Grades are Not Normal
Sometimes you just feel like squashing normals:
The logit normal is the continuous distribution that results from applying a special "squashing" function to a Normally distributed random variable. The squashing function maps all values the normal could take on onto the range 0 to 1. If $X \sim \text{LogitNormal}(\mu, \sigma^2)$ it has: \begin{align*} \text{PDF:}&& &f_X(x) = \begin{cases} \frac{1}{\sigma(\sqrt{2\pi})x(1 - x)}e^{-\frac{(\text{logit}(x) - \mu)^2}{2\sigma^2}} & \text{if } 0 < x < 1\\ 0 & \text{otherwise} \end{cases} \\ \text{CDF:} && &F_X(x) = \Phi\Big(\frac{\text{logit}(x) - \mu}{\sigma}\Big)\\ \text{Where:} && &\text{logit}(x) = \text{log}\Big(\frac{x}{1-x}\Big) \end{align*}
A new theory shows that the Logit Normal better fits exam score distributions than the traditionally used Normal. Let's test it out!

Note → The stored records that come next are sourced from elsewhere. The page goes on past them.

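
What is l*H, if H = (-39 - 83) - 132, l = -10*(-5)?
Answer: -12700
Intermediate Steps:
l = 50
H = -254 (H = -122 - 132 = -254)
l*H = 50*(-254) = -12700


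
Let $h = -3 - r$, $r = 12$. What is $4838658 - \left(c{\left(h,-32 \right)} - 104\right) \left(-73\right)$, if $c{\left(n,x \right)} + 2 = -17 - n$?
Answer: $4830774$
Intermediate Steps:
$h = -15$ ($h = -3 - 12 = -15$)
$c{\left(n,x \right)} = -19 - n$ ($c{\left(n,x \right)} = -2 - \left(17 + n\right) = -19 - n$)
$4838658 - \left(c{\left(h,-32 \right)} - 104\right) \left(-73\right) = 4838658 - \left(\left(-19 - -15\right) - 104\right) \left(-73\right) = 4838658 - \left(\left(-19 + 15\right) - 104\right) \left(-73\right) = 4838658 - \left(-4 - 104\right) \left(-73\right) = 4838658 - \left(-108\right) \left(-73\right) = 4838658 - 7884 = 4830774$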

We have some set of exam scores for a test with min possible score 0 and max possible score 1, and we are trying to decide between two hypotheses:
$H_1$: our grade scores are distributed according to $X\sim \text{Normal}(\mu = 0.7, \sigma^2 = 0.2^2)$.

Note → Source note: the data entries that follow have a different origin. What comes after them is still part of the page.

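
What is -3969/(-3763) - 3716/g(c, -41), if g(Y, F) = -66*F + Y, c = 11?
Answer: -3199535/10224071 ≈ -0.31294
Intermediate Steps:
g(Y, F) = Y - 66*F
-3969/(-3763) - 3716/g(c, -41) = -3969/(-3763) - 3716/(11 - 66*(-41)) = -3969*(-1/3763) - 3716/(11 + 2706) = 3969/3763 - 3716/2717 = -3199535/10224071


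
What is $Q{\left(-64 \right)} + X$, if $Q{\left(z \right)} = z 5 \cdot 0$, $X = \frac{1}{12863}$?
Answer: $\frac{1}{12863} \approx 7.7742 \cdot 10^{-5}$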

$H_2$: our grade scores are distributed according to $X\sim \text{LogitNormal}(\mu = 1.0, \sigma^2 = 0.9^2)$.
Under the normal assumption, $H_1$, what is $P(0.9 < X < 1.0)$? Provide a numerical answer to two decimal places.
Under the logit-normal assumption, $H_2$, what is $P(0.9 < X < 1.0)$?
Under the normal assumption, $H_1$, what is the maximum value that $X$ can take on?
Before observing any test scores, you assume that (a) one of your two hypotheses is correct and (b) that initially, each hypothesis is equally likely to be correct, $P(H_1)=P(H_2)=\frac{1}{2}$. You then observe a single test score, $X = 0.9$. What is your updated probability that the Logit-Normal hypothesis is correct?